The court ruled that the demolition was not the outcome of a “preplanned conspiracy,” despite enough evidence, including hundreds of videos and witnesses, showing that Hindu supremacists mobilized and incited Hindu fanatics to demolish the mosque, with axes, crowbars, ropes and other instruments. The razing of Babri Masjid in India led to the largest wave of communal violence since 1947, resulting from a long-standing communalist campaign. The ensuing country-wide communal violence and riots took the lives of 2000 people.
The court also disregarded taking into account the failure of the police to intervene to prevent the demolition, despite Chief Minister Kalyan Singh’s commitment to the SC to protect the mosque. The Indian state apparatus, including the judiciary, has been Hindutva-ised in recent decades, especially under the BJP government, whose leadership, Primie Minister Narendra Modi himself came to prominence consequent to his role in the 2002 Gujarat anti-Muslim pogrom.
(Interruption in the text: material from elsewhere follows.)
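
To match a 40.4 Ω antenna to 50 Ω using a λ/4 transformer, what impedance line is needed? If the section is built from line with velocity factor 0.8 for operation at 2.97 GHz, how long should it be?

Z_qwt ≈ 44.9 Ω; length ≈ 2.02 cm

Z_qwt = √(Z_0·R_L) = √(50 × 40.4) = √2020
λ = 0.8·c/f = 0.0808 m, so l = λ/4 = 0.0202 m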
The BJP and its ideological mentor, the RSS, and affiliated Hindu supremacist organizations like the Vishva Hindu Parishad (VHP) conspired the Mosque attack to assert that India is a “Hindu nation.”
This decision followed a SC decision in the previous November, which handed over the site to the Hindu right and ‘ordered’ the BJP to build a Hindu temple on the site of the demolished Masjid, fulfilling their demands, and confirming the illegal destruction by BJP-incited Hindu extremists. SC decided so, in spite of its acknowledgement that the demolition was an “egregious violation of the law.” Modi personally laid the foundation stone for the Ram temple.
In contrast, in 2009, the Liberhan Commission found that the razing of the mosque was neither “spontaneous nor voluntary, ” but was “orchestrated and planned.” It named over 60 people, including Advani, Joshi, Bharti, Atal Bihari Vajpayee (India’s prime minister from 1998 to 2004), senior RSS and VHP leaders, and UP Chief Minister Kalyan Singh to have “either actively or passively supported the demolition.”
The court decision was communalist and a contrived political judgement that played a significant role in the Modi government’s promotion of Hindu communalism, which aims to mobilize extreme right-wing forces and unleash state repression against Muslims and the urban workers and the rural poor, who are struggling against the ruling elite’s austerity measures and pro-investor economic reforms.
India’s political establishment, including the ruling and opposition parties – the BJP and the Congress Party – and the judiciary is deeply immersed in Hindu communalist reaction, long employed to dilute and derail mass struggles against the entire political establishment. The Stalinist parties provide no alternative.